If I was going to Simcha to learn how to be a better Jew, or to be my spiritual substitute for Chassidus, I would have a problem. And not for the reasons I hear from many Lubavitchers. For many “frum” Lubavs, the issue with Simcha is that he supposedly “takes inspiration” from Taoist poetry. Or he learned at the Landmark program. Or that he does not have smicha, or blah, blah, blah. But my question to them is — Simcha is obviously not Chassidic, and maybe Modern Orthodox. Why would any Lubavitcher go to to a Modern Orthodox jew for spiritual guidance?? Are you really so spiritually thirsty that if Simcha was deemed 100% kosher you would flock to him in drones and give him the stamp of approval? As they like to say — “What is wrong with you people!?” A real Chabad chossid wouldn’t care at all about any fremde Rav’s endorsement or Pirchei Shoshanim (who??) because since Simcha is Modern Orthodox, why would a Lubav go to MO for chinuch on yiddishkeit! Obviously, the Chabad attendees (mashpiem, shluchim, mechanchim, talmudi-chachomim) did not attend to learn about G-d. They went for “self-help”.
The issue is NOT what’s on his facebook page, but the content of the classes themselves. First of all, SF claims his sources are from Torah.
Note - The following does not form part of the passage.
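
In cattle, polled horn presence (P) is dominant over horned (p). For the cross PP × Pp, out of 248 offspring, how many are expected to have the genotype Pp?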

Secondly, I’ve been present with major (and I stress Major) talmudi-chachomim, mashpiem and shluchim who have learned and reviewed his work on the weekends, and the only exclamation is that “this is all chassidus”, or “I’ve learned this so many times before”. Thirdly, no Rabbi has openly pointed to anything that SF has said on the weekend, or printed in his books that are taught on the weekend that is in anyway linked to AZ or why.
There are many reasons you may chose not to go to the Shofar. They play goyish music. They dance together. They walk outside. They turn off cell phones. Some people use swear words. Maybe Simcha doesn’t have smicha. Your yarmulka may fall off. Blah, blah, blah. If I’m afraid for my yiddishkeit, I wouldn’t have to go to Rav Dovid Cohen, or Facebook — just one look at SF shows me he is not my Mashpia as he trims his beard. If you don’t want to go, don’t. With all deference to Facebook, for Lubavs, COTS is assur because CHBD said so, without giving any reasons. And I’m pretty sure Rabbi Dovid Cohen was not one of them.
Disclaimer: Truth about Shofar blog is not in anyway affiliated with Call of the Shofar. All opinions are of the authors.